Trait pair^{(1)} | CI_{95%} of 0.30 | CI_{95%} of 0.40 | ||||||
C. juncea | C. spectabilis | C. breviflora | C. ochroleuca | C. juncea | C. spectabilis | C. breviflora | C. ochroleuca | |
MPWS×MPWOS | 70 | 15 | 40 | 15 | 40 | 10 | 25 | 10 |
MPWS×LP | 110 | 60 | 75 | 60 | 60 | 35 | 45 | 35 |
MPWS×WP | 100 | 45 | 75 | 80 | 55 | 25 | 45 | 50 |
MPWS×HP | 125 | 120 | 95 | 110 | 70 | 70 | 55 | 65 |
MPWS×NSP | 35 | 25 | 35 | 65 | 20 | 15 | 25 | 40 |
MPWS×MSP | 10 | 10 | 10 | 10 | 10 | 10 | 10 | 10 |
MPWS×MHS | 95 | 160 | 135 | 120 | 55 | 90 | 75 | 70 |
MPWOS×LP | 55 | 55 | 40 | 50 | 35 | 35 | 25 | 30 |
MPWOS×WP | 70 | 40 | 60 | 50 | 40 | 25 | 35 | 30 |
MPWOS×HP | 120 | 115 | 75 | 105 | 70 | 65 | 45 | 60 |
MPWOS×NSP | 135 | 90 | 130 | 130 | 75 | 55 | 75 | 70 |
MPWOS×MSP | 105 | 85 | 110 | 65 | 60 | 45 | 65 | 40 |
MPWOS×MHS | 175 | 185 | 150 | 135 | 95 | 105 | 85 | 80 |
LP×WP | 105 | 60 | 110 | 70 | 60 | 35 | 65 | 40 |
LP×HP | 155 | 155 | 110 | 95 | 85 | 90 | 65 | 55 |
LP×NSP | 125 | 95 | 140 | 120 | 75 | 55 | 85 | 70 |
LP×MSP | 135 | 85 | 115 | 95 | 80 | 55 | 70 | 55 |
LP×MHS | 160 | 160 | 150 | 155 | 95 | 95 | 85 | 95 |
WP×HP | 200 | 140 | 90 | 100 | 110 | 80 | 50 | 60 |
WP×NSP | 155 | 90 | 150 | 165 | 85 | 55 | 90 | 95 |
WP×MSP | 120 | 80 | 120 | 135 | 70 | 45 | 70 | 80 |
WP×MHS | 115 | 150 | 125 | 150 | 70 | 90 | 70 | 85 |
HP×NSP | 140 | 145 | 150 | 165 | 80 | 85 | 85 | 100 |
HP×MSP | 130 | 140 | 135 | 140 | 70 | 80 | 75 | 80 |
HP×MHS | 150 | 160 | 160 | 160 | 85 | 95 | 95 | 95 |
NSP×MSP | 35 | 15 | 25 | 40 | 20 | 10 | 15 | 25 |
NSP×MHS | 160 | 185 | 190 | 180 | 95 | 100 | 110 | 105 |
MSP×MHS | 95 | 175 | 155 | 120 | 55 | 95 | 90 | 70 |
^{(1)}MPWS, mass of pods with seed; MPWOS, mass of pods without seed; LP, length of pod; WP, width of pod; HP, height of pod; NSP, number of seed per pod; MSP, mass of seed per pod; and MHS, mass of 100 seed.
Conclusions
The sample size varies between crotalaria species and, especially, between pairs of traits as a function of the magnitude of the correlation coefficient.
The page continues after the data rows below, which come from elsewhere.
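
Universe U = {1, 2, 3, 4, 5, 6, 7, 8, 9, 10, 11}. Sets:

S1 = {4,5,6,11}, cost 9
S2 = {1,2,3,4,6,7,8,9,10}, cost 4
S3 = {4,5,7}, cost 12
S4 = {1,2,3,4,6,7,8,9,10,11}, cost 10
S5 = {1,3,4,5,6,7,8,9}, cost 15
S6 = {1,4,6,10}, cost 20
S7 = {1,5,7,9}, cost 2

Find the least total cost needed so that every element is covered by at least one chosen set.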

Smaller sample sizes are required to estimate the correlation coefficients between highly correlated traits.
To estimate the correlation coefficients with CI_{95%} of 0.20, 10 to 440 pods are required, depending on the species, pairs of traits, and magnitude of the correlation coefficient.